Da casa-mor do jornalismo brasileiro, sua Associação Brasileira de Imprensa, o seu destemido presidente Maurício Azêdo colocou as cartas na mesa e declarou: ‘Conselhos federais são feitos para fiscalizar profissionais liberais. Não é o caso dos jornalistas, que, a meu ver, continuam sendo assalariados’. Fato maior disto tudo é que o direito do cidadão de saber diariamente pelas páginas dos jornais de como a sua vida realmente é, pode ser alvejado pelo medo de alguns de se pronunciar, protestar contra a indigência moral proposta.

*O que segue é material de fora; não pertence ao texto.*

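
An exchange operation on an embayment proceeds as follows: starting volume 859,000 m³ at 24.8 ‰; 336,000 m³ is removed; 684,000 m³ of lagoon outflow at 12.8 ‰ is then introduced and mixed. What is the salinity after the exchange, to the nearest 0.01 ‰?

18.00 ‰

Remaining after removal: 523,000 m³ at 24.8 ‰ (salt = 12,970,400)
After addition: salt = 12,970,400 + 684,000×12.8 = 21,725,600; volume = 1,207,000 m³
S = 21,725,600 / 1,207,000 = 17.9997 ‰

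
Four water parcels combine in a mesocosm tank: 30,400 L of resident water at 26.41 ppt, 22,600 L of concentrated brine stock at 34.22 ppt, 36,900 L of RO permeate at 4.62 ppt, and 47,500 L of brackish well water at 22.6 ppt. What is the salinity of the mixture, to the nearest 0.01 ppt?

Total salt / total volume:
salt = 30,400×26.41 + 22,600×34.22 + 36,900×4.62 + 47,500×22.6 = 802,864 + 773,372 + 170,478 + 1,073,500 = 2,820,214
volume = 30,400 + 22,600 + 36,900 + 47,500 = 137,400 L
S = 2,820,214 / 137,400 = 20.5256 ppt

20.53 ppt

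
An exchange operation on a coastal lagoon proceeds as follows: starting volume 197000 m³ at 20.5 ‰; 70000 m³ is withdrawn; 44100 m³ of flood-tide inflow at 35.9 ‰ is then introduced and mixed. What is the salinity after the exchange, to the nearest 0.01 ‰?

24.47 ‰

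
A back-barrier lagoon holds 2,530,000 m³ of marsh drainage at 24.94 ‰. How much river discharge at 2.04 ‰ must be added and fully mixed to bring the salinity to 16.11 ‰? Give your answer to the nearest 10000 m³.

1590000 m³

Salt balance: 2,530,000×24.94 + V×2.04 = (2,530,000+V)×16.11
63,098,200 + 2.04V = 40,758,300 + 16.11V
22,339,900 = 14.07V
V = 1,587,768.3 m³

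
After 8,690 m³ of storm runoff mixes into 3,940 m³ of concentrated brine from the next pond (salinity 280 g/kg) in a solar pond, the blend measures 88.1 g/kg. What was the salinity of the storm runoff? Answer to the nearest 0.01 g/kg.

1.09 g/kg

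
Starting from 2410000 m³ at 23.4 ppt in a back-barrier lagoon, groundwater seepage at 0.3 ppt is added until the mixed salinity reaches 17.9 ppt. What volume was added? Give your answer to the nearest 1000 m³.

753000 m³

Salt balance: 2,410,000×23.4 + V×0.3 = (2,410,000+V)×17.9
56,394,000 + 0.3V = 43,139,000 + 17.9V
13,255,000 = 17.6V
V = 753,125 m³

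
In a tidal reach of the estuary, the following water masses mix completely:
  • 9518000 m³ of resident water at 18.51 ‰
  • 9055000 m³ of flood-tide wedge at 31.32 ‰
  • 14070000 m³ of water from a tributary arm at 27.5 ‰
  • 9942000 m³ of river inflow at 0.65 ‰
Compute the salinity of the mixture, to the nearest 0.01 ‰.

20.03 ‰

Total salt / total volume:
salt = 9,518,000×18.51 + 9,055,000×31.32 + 14,070,000×27.5 + 9,942,000×0.65 = 176,178,180 + 283,602,600 + 386,925,000 + 6,462,300 = 853,168,080
volume = 9,518,000 + 9,055,000 + 14,070,000 + 9,942,000 = 42,585,000 m³
S = 853,168,080 / 42,585,000 = 20.0345 ‰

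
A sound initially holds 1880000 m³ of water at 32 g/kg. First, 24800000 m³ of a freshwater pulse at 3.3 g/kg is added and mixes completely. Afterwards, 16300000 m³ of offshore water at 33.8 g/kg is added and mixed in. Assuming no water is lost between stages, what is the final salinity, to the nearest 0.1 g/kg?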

Enquanto isso, enquanto ainda temos a liberdade de nos pronunciarmos e de darmos nossa colaboração democrática ao debate em questão, vamos nós com a liberdade cívica encarnada e a ética profissional empunhada protestando, sem nunca esquecer que a fiscalização é o dedo em riste da opressão. Petrônio Souza Gonçalves é jornalista e escritor’



Veja

‘O valor da liberdade de imprensa’, copyright Veja, 17/8/04

‘Nunca faltaram na história humana tentativas, algumas bem-sucedidas, de impedir críticas dirigidas a quem exerce o poder. VEJA traz nesta edição uma reportagem com depoimentos de dezenas de brasileiros ilustres indignados com a recente iniciativa do governo do PT de implantar mecanismos de coerção da imprensa, da televisão e das atividades culturais no país. Foi um tiro no próprio pé dado por um governo que começa a colher os frutos em prosperidade e popularidade de seus acertos na condução da política econômica. Sem dúvida, foi também um retrocesso na lenta mas firme caminhada que o Brasil começou a empreender, nos últimos dez anos, rumo ao que se define como ‘sociedade aberta’. Esse tipo de organização social tem como base moral a democracia e como base material a economia de mercado. Uma sociedade aberta pressupõe a existência, ou pelo menos a busca, de uma Justiça eficiente, de instituições e mercados sadios, de uma classe média numérica e economicamente forte e de uma imprensa livre. As diferenças entre as sociedades abertas são de gradação – nunca de princípio. Por isso é fácil reconhecer quando elas são atacadas, como ocorreu na semana passada.

Em sua Ética a Nicômaco, o filósofo grego Aristóteles (384-322 a.C.) produziu a definição clássica do papel da imprensa. ‘Alguns poucos cidadãos adquirem o poder de fazer políticas públicas. Todos, porém, têm o direito de criticá-las’, escreveu o famoso discípulo de Platão. A sabedoria de Aristóteles está principalmente em ter estabelecido que os governos e seus críticos, embora façam parte da mesma sociedade, ocupam nela esferas inteiramente diferentes. Os primeiros têm o poder. Os segundos, o direito. Por essa razão, a qualidade da imprensa deve ser sempre medida por seu grau de independência nas relações com os governos. Estes são tanto melhores quanto mais preservam a liberdade de seus críticos. Quem entendeu essa diferença de papéis com maior clareza foram os autores da Primeira Emenda à Constituição dos Estados Unidos, em 1791. Os legisladores americanos escreveram simplesmente que é vedado ao Congresso fazer leis impondo uma religião ou restringindo a liberdade de expressão e a de imprensa. Ponto. Sem adjetivos. Sem vacilação.’